ICE was built from a very large UML model that was developed by the team for exactly these reasons. The UML model was translated directly to source code using model-to-source transformations over a period of three years. The team traditionally required that every part of ICE be modeled in UML, however, this was abandoned completely once ICE became an Eclipse project because all of the package names had to change. The team still requires that all of its full time developers know UML and that all new systems are modeled in UML, but that is mostly done on whiteboards and in notebooks these days.
It is important to note that it is not necessary to model every piece of every bundle.
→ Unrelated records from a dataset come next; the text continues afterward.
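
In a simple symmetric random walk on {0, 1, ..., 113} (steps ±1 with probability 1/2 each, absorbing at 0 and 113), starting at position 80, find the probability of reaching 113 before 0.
P(hit 113 before 0) = 80/113

Let u_k = P(hit 113 before 0 | start at k). Then u_0 = 0, u_113 = 1, and u_k = u_{k-1}/2 + u_{k+1}/2 for 1 ≤ k ≤ 112. This harmonic recurrence is solved by u_k = k/113, giving u_80 = 80/113.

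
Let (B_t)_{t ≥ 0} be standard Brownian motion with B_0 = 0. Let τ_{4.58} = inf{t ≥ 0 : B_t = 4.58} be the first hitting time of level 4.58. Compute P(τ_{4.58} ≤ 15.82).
P(τ_{4.58} ≤ 15.82) = 2(1 − Φ(4.58/√15.82)) = 2(1 − Φ(1.1515)) ≈ 0.2495

By the reflection principle for standard BM, P(τ_b ≤ t) = 2 · P(B_t ≥ b). Since B_t ~ N(0, t), P(B_t ≥ 4.58) = 1 − Φ(4.58/√t) = 1 − Φ(4.58/√15.82) = 1 − Φ(1.1515) ≈ 0.12476. Doubling: P(τ_{4.58} ≤ 15.82) ≈ 2 · 0.12476 = 0.24952 ≈ 0.2495.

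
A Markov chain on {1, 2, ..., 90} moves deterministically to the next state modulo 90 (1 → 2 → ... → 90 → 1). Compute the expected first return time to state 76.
E[T_76 | X_0 = 76] = 90

The chain cycles deterministically, so starting at state 76 it returns in exactly 90 steps. Equivalently, the stationary distribution is uniform π_j = 1/90 for every state j, so by Kac's formula E[T_76] = 1/π_76 = 90.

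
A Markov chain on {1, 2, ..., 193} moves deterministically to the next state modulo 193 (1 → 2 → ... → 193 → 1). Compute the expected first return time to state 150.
E[T_150 | X_0 = 150] = 193

The chain cycles deterministically, so starting at state 150 it returns in exactly 193 steps. Equivalently, the stationary distribution is uniform π_j = 1/193 for every state j, so by Kac's formula E[T_150] = 1/π_150 = 193.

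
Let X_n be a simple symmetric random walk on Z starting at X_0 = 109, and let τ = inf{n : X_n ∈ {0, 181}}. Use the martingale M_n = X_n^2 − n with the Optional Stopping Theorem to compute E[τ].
E[τ] = 7848

M_n = X_n^2 − n is a martingale (since E[X_{n+1}^2 | F_n] = X_n^2 + 1). By OST (τ has finite mean in a bounded region), E[M_τ] = E[M_0] = X_0^2 − 0 = 109^2 = 11881. Also E[M_τ] = E[X_τ^2] − E[τ]. The walk exits at 0 or 181, with P(hit 181 first) = 109/181, so E[X_τ^2] = 181^2 · 109/181 + 0 = 19729. Thus E[τ] = E[X_τ^2] − E[M_τ] = 19729 − 11881 = 7848 = 109(181 − 109) = 7848.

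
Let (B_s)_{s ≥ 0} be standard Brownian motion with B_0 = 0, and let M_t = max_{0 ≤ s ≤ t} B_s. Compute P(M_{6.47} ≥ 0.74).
P(M_{6.47} ≥ 0.74) = 2·P(B_{6.47} ≥ 0.74) = 2(1 − Φ(0.74/√6.47)) ≈ 0.7711

By the reflection principle for Brownian motion, P(M_t ≥ a) = 2 · P(B_t ≥ a) for a ≥ 0. Since B_t ~ N(0, t), P(B_t ≥ 0.74) = 1 − Φ(0.74/√t) = 1 − Φ(0.74/√6.47) = 1 − Φ(0.2909). So
  P(M_{6.47} ≥ 0.74) = 2(1 − Φ(0.2909)) ≈ 0.7711.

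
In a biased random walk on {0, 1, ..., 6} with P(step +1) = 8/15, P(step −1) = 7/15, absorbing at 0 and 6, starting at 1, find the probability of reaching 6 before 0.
P(hit 6 before 0) = (1 − (7/8)^1) / (1 − (7/8)^6) = 32768/144495

Let u_k denote P(reach 6 before 0 | start at k). Boundary: u_0 = 0, u_6 = 1. Recurrence: u_k = 8/15·u_{k+1} + 7/15·u_{k-1} for 1 ≤ k ≤ 5. Try u_k = A + B·r^k with r = q/p = (7/15)/(8/15) = 7/8. Substitution satisfies the recurrence; boundary conditions give:
  u_k = (1 − r^k) / (1 − r^N) = (1 − (7/8)^1) / (1 − (7/8)^6) = 32768/144495.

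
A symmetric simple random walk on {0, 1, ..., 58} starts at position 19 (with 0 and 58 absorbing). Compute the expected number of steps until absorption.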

Sometimes it does not make sense to model a small class that is only used in one place, an attribute that has a very specific type, or one that is extremely private. For that matter, it also doesn't make sense to model many private operations and attributes because they expose implementation details in the model. (Protected and public operations and attributes should always be modeled because they are used by others.) The choice of what private things are modeled and how far the model goes is left up to the developer with the approval of the Lead Architect.
In some cases, entire packages may not be explicitly modeled in the UML. The item.nuclear package in the Item bundle is a good example, because the SHARP classes there do not require any special pieces, are located there mostly to be consistent with other nuclear energy packages, and are identical in design to most external ICE plugins. Again, decisions on whether or not packages like this should be modeled are left up to the Lead Architect.
Plugins that simply subclass pieces of these bundles or implement service interfaces do not require UML modeling. The Eclipse UI bundles in ICE have been extensively modeled, but UML modeling is no longer required for those bundles because of the difficulty of reverse engineering the Eclipse Rich Client Platform into a UML model.